Bringing every term to the left, we obtain the quadratic equation

$$x^{2}-2\sqrt{2}\,x-16=0.$$

To solve it we use the quadratic‐formula $$x=\dfrac{-b\pm\sqrt{b^{2}-4ac}}{2a}$$, where here $$a=1,\,b=-2\sqrt{2}$$ and $$c=-16$$. Hence

$$x=\dfrac{2\sqrt{2}\pm\sqrt{(2\sqrt{2})^{2}-4(1)(-16)}}{2}.$$

Calculating inside the square root,

$$(2\sqrt{2})^{2}=4\cdot2=8,\qquad -4ac=-4(1)(-16)=64,$$

so

$$b^{2}-4ac=8+64=72\quad\Longrightarrow\quad\sqrt{72}=6\sqrt{2}.$$

Thus

$$x=\dfrac{2\sqrt{2}\pm6\sqrt{2}}{2}.$$

Separating the two possibilities,

$$x_{1}=\dfrac{2\sqrt{2}+6\sqrt{2}}{2}=\dfrac{8\sqrt{2}}{2}=4\sqrt{2},$$

$$x_{2}=\dfrac{2\sqrt{2}-6\sqrt{2}}{2}=\dfrac{-4\sqrt{2}}{2}=-2\sqrt{2}.$$

Corresponding $$y$$‐coordinates are obtained from $$y=\dfrac{x+4\sqrt{2}}{\sqrt{2}}$$.
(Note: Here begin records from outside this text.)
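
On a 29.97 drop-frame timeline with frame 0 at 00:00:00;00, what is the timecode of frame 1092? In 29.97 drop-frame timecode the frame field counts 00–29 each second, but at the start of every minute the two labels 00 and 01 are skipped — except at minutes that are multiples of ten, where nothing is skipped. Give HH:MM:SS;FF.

00:00:36;12

Ten DF minutes hold 17982 frames, so frame 1092 lies in block 0 (frames 0–17981) with 1092 frames into that block.
The block's first minute is 1800 frames and the rest 1798 each; 1092 frames reaches minute 0, so 0 × 18 + 0 × 2 = 0 labels have been skipped so far.
Adding those back, label number 1092 + 0 = 1092 at 30 labels/s is 36 s + 12 f = 0 h 0 min 36 s frame 12, i.e. 00:00:36;12.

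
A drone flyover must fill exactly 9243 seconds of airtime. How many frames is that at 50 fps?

Frames = 9243 × 50 = 462150.

462150 frames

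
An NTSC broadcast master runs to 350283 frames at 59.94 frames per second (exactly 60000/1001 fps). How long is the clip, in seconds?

Running time = 350283 / (60000/1001) = 5843.88805 s.

5843.88805 seconds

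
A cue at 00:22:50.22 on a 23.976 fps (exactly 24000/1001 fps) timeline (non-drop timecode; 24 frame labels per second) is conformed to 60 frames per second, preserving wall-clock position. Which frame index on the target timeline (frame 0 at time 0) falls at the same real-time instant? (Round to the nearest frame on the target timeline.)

frame 82337

Source frame index: (0×3600 + 22×60 + 50) × 24 + 22 = 32902.
Real time: 32902 / (24000/1001) = 16467451/12000 s.
Target frame: (16467451/12000) × (60) = 16467451/200 ≈ 82337.255 → 82337.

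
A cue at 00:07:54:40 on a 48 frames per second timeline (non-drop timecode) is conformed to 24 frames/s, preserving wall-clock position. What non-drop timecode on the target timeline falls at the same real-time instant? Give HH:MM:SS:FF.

Source frame index: (0×3600 + 7×60 + 54) × 48 + 40 = 22792.
Real time: 22792 / (48) = 2849/6 s.
Target frame: (2849/6) × (24) = 11396.
At 24 labels/s: frame 11396 → 00:07:54:20.

00:07:54:20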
For $$x_{1}=4\sqrt{2}$$ we get

$$y_{1}=\dfrac{4\sqrt{2}+4\sqrt{2}}{\sqrt{2}}=\dfrac{8\sqrt{2}}{\sqrt{2}}=8.$$

For $$x_{2}=-2\sqrt{2}$$ we get

$$y_{2}=\dfrac{-2\sqrt{2}+4\sqrt{2}}{\sqrt{2}}=\dfrac{2\sqrt{2}}{\sqrt{2}}=2.$$

Therefore the end‐points of the chord are $$P_{1}(4\sqrt{2},\,8)$$ and $$P_{2}(-2\sqrt{2},\,2).$$

Now we find the distance between these points. The distance formula is

$$\text{Distance}=\sqrt{(x_{1}-x_{2})^{2}+(y_{1}-y_{2})^{2}}.$$

We compute the differences:

$$x_{1}-x_{2}=4\sqrt{2}-(-2\sqrt{2})=6\sqrt{2},$$

$$y_{1}-y_{2}=8-2=6.$$

Substituting,

$$\text{Distance}=\sqrt{(6\sqrt{2})^{2}+6^{2}}=\sqrt{36\cdot2+36}=\sqrt{72+36}=\sqrt{108}.$$

Since $$108=36\cdot3$$, we have $$\sqrt{108}=6\sqrt{3}.$$

Hence the length of the chord is $$6\sqrt{3}$$ units.

Hence, the correct answer is Option A.